We found the use of PSPGs reduced the percentage of HKA outliers at rates superior to many previously reported CAN and nearly all MI rates including the coauthor’s own (Table 1). Outliers for the tibial and femoral component in this study for both PSPG (10%, 22%) and MI (7%, 18%) were lower than those in a meta-analysis for MI (20%, 34%) but higher than those using CAN (5%, 10%) [54]. The mean postoperative FAA-FMA angles for both PSPG and MI fell within the 5° to 7° range typically assumed for TKA performed using intramedullary guides and without preoperative LLRs [22, 25]. Further studies are necessary to examine the effect of compensatory or compounding effects of individual component malalignment on the overall lower limb alignment and on implant function.

While accurate and precise alignment guides are important tools in restoring the proper overall mechanical axis, they are not a substitute for careful preoperative planning, good clinical and intraoperative judgment, appropriate soft tissue balancing, and precise implantation technique.
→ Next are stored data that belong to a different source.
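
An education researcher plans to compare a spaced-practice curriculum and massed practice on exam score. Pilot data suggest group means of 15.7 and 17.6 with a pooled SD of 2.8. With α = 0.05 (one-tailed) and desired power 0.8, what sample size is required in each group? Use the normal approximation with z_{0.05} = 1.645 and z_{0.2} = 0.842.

n = 27 per group

Cohen's d = |M₁ − M₂| / SD_pooled = |15.7 − 17.6| / 2.8 = 1.9 / 2.8 = 0.679.
For two independent groups with equal n: n = 2·((z_{α} + z_β) / d)².
z_{α} + z_β = 1.645 + 0.842 = 2.487.
n = 2 × (2.487 / 0.679)² = 2 × 3.663² = 2 × 13.42 = 26.8.
Round up to the next whole participant.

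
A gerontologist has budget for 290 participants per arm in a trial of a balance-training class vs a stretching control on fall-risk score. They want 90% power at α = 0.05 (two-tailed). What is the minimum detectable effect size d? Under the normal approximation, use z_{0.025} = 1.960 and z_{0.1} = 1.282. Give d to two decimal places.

d_min ≈ 0.27

For two independent groups of n = 290 each: d_min = (z_{α/2} + z_β)·√(2/n).
z-sum = 1.960 + 1.282 = 3.242.
d_min = 3.242 × √(2/290) = 3.242 × 0.0830 = 0.269.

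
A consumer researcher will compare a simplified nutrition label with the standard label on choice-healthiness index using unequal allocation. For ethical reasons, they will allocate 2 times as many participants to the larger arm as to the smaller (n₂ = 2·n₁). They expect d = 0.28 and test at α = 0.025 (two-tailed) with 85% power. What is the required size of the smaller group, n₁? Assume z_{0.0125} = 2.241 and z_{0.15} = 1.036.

n₁ = 206

With allocation ratio k = n₂/n₁ = 2, Var(x̄₁−x̄₂) = σ²(1/n₁ + 1/(k·n₁)) = σ²·(k+1)/(k·n₁).
So n₁ = (1 + 1/k)·((z_{α/2} + z_β)/d)² = 1.500 × (3.277/0.28)².
n₁ = 1.500 × 136.97 = 205.5.
Round up: n₁ = 206, giving n₂ = 2 × 206 = 412.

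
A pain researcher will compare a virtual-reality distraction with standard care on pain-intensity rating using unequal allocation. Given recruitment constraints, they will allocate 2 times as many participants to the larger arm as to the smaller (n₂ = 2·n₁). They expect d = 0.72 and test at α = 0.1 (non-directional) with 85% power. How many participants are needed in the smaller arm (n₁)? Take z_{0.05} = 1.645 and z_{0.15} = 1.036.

n₁ = 21

With allocation ratio k = n₂/n₁ = 2, Var(x̄₁−x̄₂) = σ²(1/n₁ + 1/(k·n₁)) = σ²·(k+1)/(k·n₁).
So n₁ = (1 + 1/k)·((z_{α/2} + z_β)/d)² = 1.500 × (2.681/0.72)².
n₁ = 1.500 × 13.87 = 20.8.
Round up: n₁ = 21, giving n₂ = 2 × 21 = 42.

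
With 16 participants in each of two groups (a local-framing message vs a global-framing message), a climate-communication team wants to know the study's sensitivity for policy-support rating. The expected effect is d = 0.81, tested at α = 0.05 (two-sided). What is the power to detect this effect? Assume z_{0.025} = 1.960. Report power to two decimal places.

power ≈ 0.63

For two equal groups, power = Φ(d·√(n/2) − z_{α/2}).
d·√(n/2) = 0.81 × √(16/2) = 0.81 × 2.828 = 2.291.
z_β = 2.291 − 1.960 = 0.331.
Power = Φ(0.331) = 0.630.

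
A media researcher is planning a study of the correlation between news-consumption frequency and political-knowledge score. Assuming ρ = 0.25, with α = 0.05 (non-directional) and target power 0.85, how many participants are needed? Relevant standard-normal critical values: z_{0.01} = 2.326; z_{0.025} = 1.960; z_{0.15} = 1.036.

n = 141

Fisher's z: C = ½·ln((1+r)/(1−r)) = ½·ln(1.6667) = 0.2554.
n = ((z_{α/2} + z_β)/C)² + 3.
(1.960 + 1.036) / 0.2554 = 2.996 / 0.2554 = 11.731.
n = 11.731² + 3 = 137.61 + 3 = 140.6.
Round up.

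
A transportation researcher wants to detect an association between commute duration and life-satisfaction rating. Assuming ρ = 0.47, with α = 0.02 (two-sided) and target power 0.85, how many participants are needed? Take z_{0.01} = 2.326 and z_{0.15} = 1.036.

n = 47

Fisher's z: C = ½·ln((1+r)/(1−r)) = ½·ln(2.7736) = 0.5101.
n = ((z_{α/2} + z_β)/C)² + 3.
(2.326 + 1.036) / 0.5101 = 3.362 / 0.5101 = 6.591.
n = 6.591² + 3 = 43.44 + 3 = 46.4.
Round up.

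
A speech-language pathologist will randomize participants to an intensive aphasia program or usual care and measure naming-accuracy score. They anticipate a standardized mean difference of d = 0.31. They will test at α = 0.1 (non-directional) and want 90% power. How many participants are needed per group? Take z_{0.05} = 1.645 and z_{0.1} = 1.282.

n = 179 per group

For two independent groups with equal n: n = 2·((z_{α/2} + z_β) / d)².
z_{α/2} + z_β = 1.645 + 1.282 = 2.927.
n = 2 × (2.927 / 0.31)² = 2 × 9.442² = 2 × 89.15 = 178.3.
Round up to the next whole participant.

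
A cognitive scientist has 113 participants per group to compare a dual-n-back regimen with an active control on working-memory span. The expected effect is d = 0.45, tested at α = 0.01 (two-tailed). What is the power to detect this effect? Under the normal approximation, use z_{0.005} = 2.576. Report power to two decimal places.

For two equal groups, power = Φ(d·√(n/2) − z_{α/2}).
d·√(n/2) = 0.45 × √(113/2) = 0.45 × 7.517 = 3.382.
z_β = 3.382 − 2.576 = 0.806.
Power = Φ(0.806) = 0.790.

power ≈ 0.79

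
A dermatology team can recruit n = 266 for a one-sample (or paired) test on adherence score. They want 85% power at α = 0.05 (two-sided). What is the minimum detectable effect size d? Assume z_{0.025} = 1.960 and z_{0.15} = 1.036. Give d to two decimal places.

d_min ≈ 0.18

For a single sample (or paired design) of n = 266: d_min = (z_{α/2} + z_β)/√n.
z-sum = 1.960 + 1.036 = 2.996.
d_min = 2.996 / √266 = 2.996 / 16.310 = 0.184.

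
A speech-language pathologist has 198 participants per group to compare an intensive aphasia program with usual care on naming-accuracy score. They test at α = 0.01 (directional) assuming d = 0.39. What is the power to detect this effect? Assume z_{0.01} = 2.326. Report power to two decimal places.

For two equal groups, power = Φ(d·√(n/2) − z_{α}).
d·√(n/2) = 0.39 × √(198/2) = 0.39 × 9.950 = 3.880.
z_β = 3.880 − 2.326 = 1.554.
Power = Φ(1.554) = 0.940.

power ≈ 0.94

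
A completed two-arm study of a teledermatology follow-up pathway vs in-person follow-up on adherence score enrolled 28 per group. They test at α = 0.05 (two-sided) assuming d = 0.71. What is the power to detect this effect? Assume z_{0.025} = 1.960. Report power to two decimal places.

power ≈ 0.76

For two equal groups, power = Φ(d·√(n/2) − z_{α/2}).
d·√(n/2) = 0.71 × √(28/2) = 0.71 × 3.742 = 2.657.
z_β = 2.657 − 1.960 = 0.697.
Power = Φ(0.697) = 0.757.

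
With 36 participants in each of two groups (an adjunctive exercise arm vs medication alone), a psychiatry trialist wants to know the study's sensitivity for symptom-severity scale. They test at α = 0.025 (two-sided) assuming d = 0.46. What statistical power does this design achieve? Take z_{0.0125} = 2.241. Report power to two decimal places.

For two equal groups, power = Φ(d·√(n/2) − z_{α/2}).
d·√(n/2) = 0.46 × √(36/2) = 0.46 × 4.243 = 1.952.
z_β = 1.952 − 2.241 = -0.289.
Power = Φ(-0.289) = 0.386.

power ≈ 0.39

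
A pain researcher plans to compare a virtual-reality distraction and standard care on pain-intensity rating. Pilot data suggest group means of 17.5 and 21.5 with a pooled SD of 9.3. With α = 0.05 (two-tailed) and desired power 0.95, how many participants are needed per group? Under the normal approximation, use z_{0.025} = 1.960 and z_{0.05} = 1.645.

Cohen's d = |M₁ − M₂| / SD_pooled = |17.5 − 21.5| / 9.3 = 4.0 / 9.3 = 0.430.
For two independent groups with equal n: n = 2·((z_{α/2} + z_β) / d)².
z_{α/2} + z_β = 1.960 + 1.645 = 3.605.
n = 2 × (3.605 / 0.430)² = 2 × 8.384² = 2 × 70.29 = 140.6.
Round up to the next whole participant.

n = 141 per group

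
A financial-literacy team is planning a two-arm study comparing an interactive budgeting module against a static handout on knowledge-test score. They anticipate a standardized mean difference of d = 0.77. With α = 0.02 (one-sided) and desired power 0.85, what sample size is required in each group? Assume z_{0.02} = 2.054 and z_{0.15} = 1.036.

n = 33 per group

For two independent groups with equal n: n = 2·((z_{α} + z_β) / d)².
z_{α} + z_β = 2.054 + 1.036 = 3.090.
n = 2 × (3.090 / 0.77)² = 2 × 4.013² = 2 × 16.10 = 32.2.
Round up to the next whole participant.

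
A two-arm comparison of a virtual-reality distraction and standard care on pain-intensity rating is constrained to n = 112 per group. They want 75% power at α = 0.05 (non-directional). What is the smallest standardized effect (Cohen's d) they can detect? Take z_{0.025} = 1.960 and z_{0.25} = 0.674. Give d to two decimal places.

d_min ≈ 0.35

For two independent groups of n = 112 each: d_min = (z_{α/2} + z_β)·√(2/n).
z-sum = 1.960 + 0.674 = 2.634.
d_min = 2.634 × √(2/112) = 2.634 × 0.1336 = 0.352.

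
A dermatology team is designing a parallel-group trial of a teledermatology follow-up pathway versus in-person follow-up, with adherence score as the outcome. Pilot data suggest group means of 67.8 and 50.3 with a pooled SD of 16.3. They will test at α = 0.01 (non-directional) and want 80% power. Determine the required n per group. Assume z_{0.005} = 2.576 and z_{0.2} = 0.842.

Cohen's d = |M₁ − M₂| / SD_pooled = |67.8 − 50.3| / 16.3 = 17.5 / 16.3 = 1.074.
For two independent groups with equal n: n = 2·((z_{α/2} + z_β) / d)².
z_{α/2} + z_β = 2.576 + 0.842 = 3.418.
n = 2 × (3.418 / 1.074)² = 2 × 3.182² = 2 × 10.13 = 20.3.
Round up to the next whole participant.

n = 21 per group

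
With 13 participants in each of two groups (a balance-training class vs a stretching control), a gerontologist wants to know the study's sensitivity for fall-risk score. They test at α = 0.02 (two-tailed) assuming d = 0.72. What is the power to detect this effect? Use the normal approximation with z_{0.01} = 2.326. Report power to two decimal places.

power ≈ 0.31

For two equal groups, power = Φ(d·√(n/2) − z_{α/2}).
d·√(n/2) = 0.72 × √(13/2) = 0.72 × 2.550 = 1.836.
z_β = 1.836 − 2.326 = -0.490.
Power = Φ(-0.490) = 0.312.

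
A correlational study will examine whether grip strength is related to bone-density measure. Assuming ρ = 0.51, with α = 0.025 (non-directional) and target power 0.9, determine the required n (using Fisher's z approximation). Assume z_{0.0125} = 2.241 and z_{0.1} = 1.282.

n = 43

Fisher's z: C = ½·ln((1+r)/(1−r)) = ½·ln(3.0816) = 0.5627.
n = ((z_{α/2} + z_β)/C)² + 3.
(2.241 + 1.282) / 0.5627 = 3.523 / 0.5627 = 6.261.
n = 6.261² + 3 = 39.20 + 3 = 42.2.
Round up.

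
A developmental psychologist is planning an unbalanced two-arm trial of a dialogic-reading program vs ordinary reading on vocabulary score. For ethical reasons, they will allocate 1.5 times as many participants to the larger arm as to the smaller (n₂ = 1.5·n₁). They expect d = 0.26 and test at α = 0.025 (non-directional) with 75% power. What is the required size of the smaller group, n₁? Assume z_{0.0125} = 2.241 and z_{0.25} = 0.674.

n₁ = 210

With allocation ratio k = n₂/n₁ = 1.5, Var(x̄₁−x̄₂) = σ²(1/n₁ + 1/(k·n₁)) = σ²·(k+1)/(k·n₁).
So n₁ = (1 + 1/k)·((z_{α/2} + z_β)/d)² = 1.667 × (2.915/0.26)².
n₁ = 1.667 × 125.70 = 209.5.
Round up: n₁ = 210, giving n₂ = 1.5 × 210 = 315.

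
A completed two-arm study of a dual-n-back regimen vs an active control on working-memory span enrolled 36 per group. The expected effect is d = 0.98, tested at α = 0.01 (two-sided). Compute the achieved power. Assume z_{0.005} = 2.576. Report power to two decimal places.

power ≈ 0.94

For two equal groups, power = Φ(d·√(n/2) − z_{α/2}).
d·√(n/2) = 0.98 × √(36/2) = 0.98 × 4.243 = 4.158.
z_β = 4.158 − 2.576 = 1.582.
Power = Φ(1.582) = 0.943.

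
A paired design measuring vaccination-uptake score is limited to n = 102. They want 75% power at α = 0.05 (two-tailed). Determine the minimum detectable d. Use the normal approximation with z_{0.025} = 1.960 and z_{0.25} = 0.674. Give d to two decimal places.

For a single sample (or paired design) of n = 102: d_min = (z_{α/2} + z_β)/√n.
z-sum = 1.960 + 0.674 = 2.634.
d_min = 2.634 / √102 = 2.634 / 10.100 = 0.261.

d_min ≈ 0.26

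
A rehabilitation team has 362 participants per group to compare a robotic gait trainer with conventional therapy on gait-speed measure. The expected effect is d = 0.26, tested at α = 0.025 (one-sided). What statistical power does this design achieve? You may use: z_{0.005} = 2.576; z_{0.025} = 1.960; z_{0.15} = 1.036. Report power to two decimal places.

power ≈ 0.94

For two equal groups, power = Φ(d·√(n/2) − z_{α}).
d·√(n/2) = 0.26 × √(362/2) = 0.26 × 13.454 = 3.498.
z_β = 3.498 − 1.960 = 1.538.
Power = Φ(1.538) = 0.938.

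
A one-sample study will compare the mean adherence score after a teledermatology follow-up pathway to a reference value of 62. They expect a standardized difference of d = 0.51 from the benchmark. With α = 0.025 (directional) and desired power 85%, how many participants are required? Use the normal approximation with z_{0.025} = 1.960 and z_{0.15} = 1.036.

For a one-sample test: n = ((z_{α} + z_β) / d)².
z_{α} + z_β = 1.960 + 1.036 = 2.996.
n = (2.996 / 0.51)² = 5.875² = 34.51.
Round up.

n = 35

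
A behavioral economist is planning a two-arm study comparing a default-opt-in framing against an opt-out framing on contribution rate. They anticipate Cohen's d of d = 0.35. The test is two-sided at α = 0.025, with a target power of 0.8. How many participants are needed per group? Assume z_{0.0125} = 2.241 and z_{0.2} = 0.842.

n = 156 per group

For two independent groups with equal n: n = 2·((z_{α/2} + z_β) / d)².
z_{α/2} + z_β = 2.241 + 0.842 = 3.083.
n = 2 × (3.083 / 0.35)² = 2 × 8.809² = 2 × 77.59 = 155.2.
Round up to the next whole participant.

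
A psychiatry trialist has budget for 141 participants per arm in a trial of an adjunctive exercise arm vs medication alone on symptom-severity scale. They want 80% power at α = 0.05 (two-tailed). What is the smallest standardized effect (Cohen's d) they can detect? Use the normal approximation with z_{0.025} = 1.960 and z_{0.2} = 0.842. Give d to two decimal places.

For two independent groups of n = 141 each: d_min = (z_{α/2} + z_β)·√(2/n).
z-sum = 1.960 + 0.842 = 2.802.
d_min = 2.802 × √(2/141) = 2.802 × 0.1191 = 0.334.

d_min ≈ 0.33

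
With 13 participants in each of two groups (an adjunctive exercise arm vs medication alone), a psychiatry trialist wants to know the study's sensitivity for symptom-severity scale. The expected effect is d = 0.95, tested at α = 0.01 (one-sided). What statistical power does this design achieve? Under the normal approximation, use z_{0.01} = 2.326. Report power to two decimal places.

For two equal groups, power = Φ(d·√(n/2) − z_{α}).
d·√(n/2) = 0.95 × √(13/2) = 0.95 × 2.550 = 2.422.
z_β = 2.422 − 2.326 = 0.096.
Power = Φ(0.096) = 0.538.

power ≈ 0.54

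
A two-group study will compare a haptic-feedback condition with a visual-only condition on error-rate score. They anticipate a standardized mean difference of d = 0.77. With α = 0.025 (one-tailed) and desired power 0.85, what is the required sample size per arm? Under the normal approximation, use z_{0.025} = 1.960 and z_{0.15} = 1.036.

n = 31 per group

For two independent groups with equal n: n = 2·((z_{α} + z_β) / d)².
z_{α} + z_β = 1.960 + 1.036 = 2.996.
n = 2 × (2.996 / 0.77)² = 2 × 3.891² = 2 × 15.14 = 30.3.
Round up to the next whole participant.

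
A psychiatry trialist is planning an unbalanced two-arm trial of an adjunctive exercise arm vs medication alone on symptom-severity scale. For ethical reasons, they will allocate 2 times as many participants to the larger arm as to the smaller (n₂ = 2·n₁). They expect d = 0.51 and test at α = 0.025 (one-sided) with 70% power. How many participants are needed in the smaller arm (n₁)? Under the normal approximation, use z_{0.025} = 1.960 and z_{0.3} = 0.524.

n₁ = 36

With allocation ratio k = n₂/n₁ = 2, Var(x̄₁−x̄₂) = σ²(1/n₁ + 1/(k·n₁)) = σ²·(k+1)/(k·n₁).
So n₁ = (1 + 1/k)·((z_{α} + z_β)/d)² = 1.500 × (2.484/0.51)².
n₁ = 1.500 × 23.72 = 35.6.
Round up: n₁ = 36, giving n₂ = 2 × 36 = 72.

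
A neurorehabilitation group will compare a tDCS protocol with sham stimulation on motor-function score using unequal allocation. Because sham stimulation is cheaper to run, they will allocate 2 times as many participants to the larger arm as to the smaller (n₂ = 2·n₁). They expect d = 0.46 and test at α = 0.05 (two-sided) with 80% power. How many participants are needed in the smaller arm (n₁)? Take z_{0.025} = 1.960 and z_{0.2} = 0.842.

With allocation ratio k = n₂/n₁ = 2, Var(x̄₁−x̄₂) = σ²(1/n₁ + 1/(k·n₁)) = σ²·(k+1)/(k·n₁).
So n₁ = (1 + 1/k)·((z_{α/2} + z_β)/d)² = 1.500 × (2.802/0.46)².
n₁ = 1.500 × 37.10 = 55.7.
Round up: n₁ = 56, giving n₂ = 2 × 56 = 112.

n₁ = 56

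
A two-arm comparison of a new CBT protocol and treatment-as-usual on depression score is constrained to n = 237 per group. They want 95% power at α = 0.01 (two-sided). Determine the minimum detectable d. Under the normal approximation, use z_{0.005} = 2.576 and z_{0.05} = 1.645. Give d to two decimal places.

For two independent groups of n = 237 each: d_min = (z_{α/2} + z_β)·√(2/n).
z-sum = 2.576 + 1.645 = 4.221.
d_min = 4.221 × √(2/237) = 4.221 × 0.0919 = 0.388.

d_min ≈ 0.39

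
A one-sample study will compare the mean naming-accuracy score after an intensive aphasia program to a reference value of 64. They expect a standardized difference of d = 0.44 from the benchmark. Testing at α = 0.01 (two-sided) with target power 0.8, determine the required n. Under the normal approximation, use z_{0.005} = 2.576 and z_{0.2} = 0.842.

n = 61

For a one-sample test: n = ((z_{α/2} + z_β) / d)².
z_{α/2} + z_β = 2.576 + 0.842 = 3.418.
n = (3.418 / 0.44)² = 7.768² = 60.34.
Round up.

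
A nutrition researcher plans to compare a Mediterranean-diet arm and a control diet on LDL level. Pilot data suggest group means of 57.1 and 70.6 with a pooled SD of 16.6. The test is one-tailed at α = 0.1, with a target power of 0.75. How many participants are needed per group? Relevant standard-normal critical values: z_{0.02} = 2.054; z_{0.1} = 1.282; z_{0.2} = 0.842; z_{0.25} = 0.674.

n = 12 per group

Cohen's d = |M₁ − M₂| / SD_pooled = |57.1 − 70.6| / 16.6 = 13.5 / 16.6 = 0.813.
For two independent groups with equal n: n = 2·((z_{α} + z_β) / d)².
z_{α} + z_β = 1.282 + 0.674 = 1.956.
n = 2 × (1.956 / 0.813)² = 2 × 2.406² = 2 × 5.79 = 11.6.
Round up to the next whole participant.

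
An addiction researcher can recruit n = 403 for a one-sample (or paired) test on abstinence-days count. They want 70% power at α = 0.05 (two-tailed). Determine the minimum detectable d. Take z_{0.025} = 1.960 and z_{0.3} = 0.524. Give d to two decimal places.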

Indeed, there are many variables that affect TKA performance and patient satisfaction, and static coronal alignment is only one measure of technical success by the surgeon. Nevertheless, it is a cornerstone of TKA and carries a weighty import that is backed by an abundance of data. In concert with existing literature, the findings reported here demonstrate the PSPG is effective in achieving overall coronal alignment with accuracy and precision better than MI and, in select regard, comparable to CAN.